Search
Question: Accounting for 5'/3' Bias in DESeq 2
0
2.7 years ago by
Jakub30
United Kingdom
Jakub30 wrote:

I didn't find an answer to this searching the forums. I have RNASeq samples with 5'/3' biases that are unevenly distributed amongst the samples. Some of my conditions have more samples with the bias, some less - the reason for these biases is almost certainly different levels of RNA sample fragmentation or other differences in sample prep (PS: I realise that this is not a good start). This makes DESeq2 call DE amongst the bias distributions.

What is the best method for accounting for this variation in an objective way: the RUV package, adding 5'/3' calculated bias ratios to the GLM (e.g. from Picard), using residuals? Any opinions would be greatly appreciated.

Many thanks, J

modified 2.7 years ago by Ryan C. Thompson7.1k • written 2.7 years ago by Jakub30
3
2.7 years ago by
The Scripps Research Institute, La Jolla, CA
Ryan C. Thompson7.1k wrote:

I've recently seen a paper that presents a metric meant to account for the integrity of each transcript/gene in each sample: http://bmcbioinformatics.biomedcentral.com/articles/10.1186/s12859-016-0922-z

They describe an adjustment that removes the dependency between this "transcript integrity number" and the logCPM of each gene by fitting a loess curve and then subtracting that curve out (see figure 6), and they demonstrate that their adjustment reduces the number of (presumed) false positives in a differential expression test. However, in the paper they implement their adjustment by modifying the counts directly. Instead, I would recommend you use the adjustment to compute an offset matrix, since it's important for edgeR and DESeq2 to have access to the raw counts so they can accurately account for the counting uncertainty.

Thanks!

I've done exactly this and computed TINs for each gene, and performed the loess regression. I now have the raw logcounts and corrected logcounts. I guess I am not clear in my head which value is best to use in a normFactor offset matrix, before normalising each row to a geometric mean of 1 as described in the vignette.

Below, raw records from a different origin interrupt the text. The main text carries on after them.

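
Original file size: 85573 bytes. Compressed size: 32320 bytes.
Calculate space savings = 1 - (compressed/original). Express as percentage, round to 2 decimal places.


ratio = compressed/original = 32320/85573 = 0.377689
savings = 1 - ratio = 1 - 0.377689 = 0.622311
as a percentage: 0.622311 * 100 = 62.23%

Space savings = 1 - 32320/85573 = 62.23%


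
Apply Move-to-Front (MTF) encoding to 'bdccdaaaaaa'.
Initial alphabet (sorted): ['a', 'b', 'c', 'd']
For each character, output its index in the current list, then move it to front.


MTF encoding:
'b': index 1 in ['a', 'b', 'c', 'd'] -> ['b', 'a', 'c', 'd']
'd': index 3 in ['b', 'a', 'c', 'd'] -> ['d', 'b', 'a', 'c']
'c': index 3 in ['d', 'b', 'a', 'c'] -> ['c', 'd', 'b', 'a']
'c': index 0 in ['c', 'd', 'b', 'a'] -> ['c', 'd', 'b', 'a']
'd': index 1 in ['c', 'd', 'b', 'a'] -> ['d', 'c', 'b', 'a']
'a': index 3 in ['d', 'c', 'b', 'a'] -> ['a', 'd', 'c', 'b']
'a': index 0 in ['a', 'd', 'c', 'b'] -> ['a', 'd', 'c', 'b']
'a': index 0 in ['a', 'd', 'c', 'b'] -> ['a', 'd', 'c', 'b']
'a': index 0 in ['a', 'd', 'c', 'b'] -> ['a', 'd', 'c', 'b']
'a': index 0 in ['a', 'd', 'c', 'b'] -> ['a', 'd', 'c', 'b']
'a': index 0 in ['a', 'd', 'c', 'b'] -> ['a', 'd', 'c', 'b']


Output: [1, 3, 3, 0, 1, 3, 0, 0, 0, 0, 0]


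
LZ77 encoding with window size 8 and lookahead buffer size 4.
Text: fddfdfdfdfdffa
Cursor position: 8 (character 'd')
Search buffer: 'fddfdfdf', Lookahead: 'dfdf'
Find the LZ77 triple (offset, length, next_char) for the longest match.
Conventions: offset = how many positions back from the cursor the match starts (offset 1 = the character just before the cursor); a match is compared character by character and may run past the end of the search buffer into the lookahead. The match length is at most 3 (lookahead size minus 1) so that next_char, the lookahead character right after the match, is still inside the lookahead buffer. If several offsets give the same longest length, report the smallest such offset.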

• difference in absolute values, i.e. 10^corrected-10^raw
• difference in log values, i.e. (corrected-raw)
• difference in % abs values, i.e. 10^corrected/10^raw

PS: I used % values as absolute differences can be negative and the matrix has to be positive and the package authors explicitly warn against using log differences.

Looking at the documentation, I see DESeq2 uses a matrix of "normalization factors" on the scale of the raw counts rather than a GLM offset matrix. The raw counts are divided by the normalization factors to get the normalized counts. So if normcounts = rawcounts / normfactors, then normfactors = rawcounts / normcounts. So compute that, then normalize the geometric mean of each row to 1 as described in the DESeq2 manual, and store these norm factors in the DESeqDataSet object. Finally, you'll need to run estimateSizeFactors, since the TIN normalization only normalizes within samples and you still need to normalize between samples. After that, you should be able to run through your standard DESeq2 pipeline and have it use your TIN-derived normalization factors.

(Mike, please correct me if I got anything wrong here.)

Sounds right.

If you want to correct for library size on top of normalization factors, pass the normFactors matrix (with row-wise geometric means around 1) to the normMatrix argument of estimateSizeFactors:

normMatrix: optional, a matrix of normalization factors which do not
control for library size.... Providing ‘normMatrix’ will estimate
size factors on the count matrix divided by ‘normMatrix’ and
store the product of the size factors and ‘normMatrix’ as
‘normalizationFactors’.
2
2.7 years ago by
Michael Love20k
United States
Michael Love20k wrote:

It's hard to predict how the 5'/3' bias will affect the counts, although it's reasonable to expect that it will.

I'd recommend either SVAseq or RUVseq, either of which will be able to pick up on systematic differences (including this bias) that affect the counts across many rows.

The only situation where these packages can't help you -- and I'm not sure any computational method can -- is if the 5'/3' bias is perfectly confounded with the condition.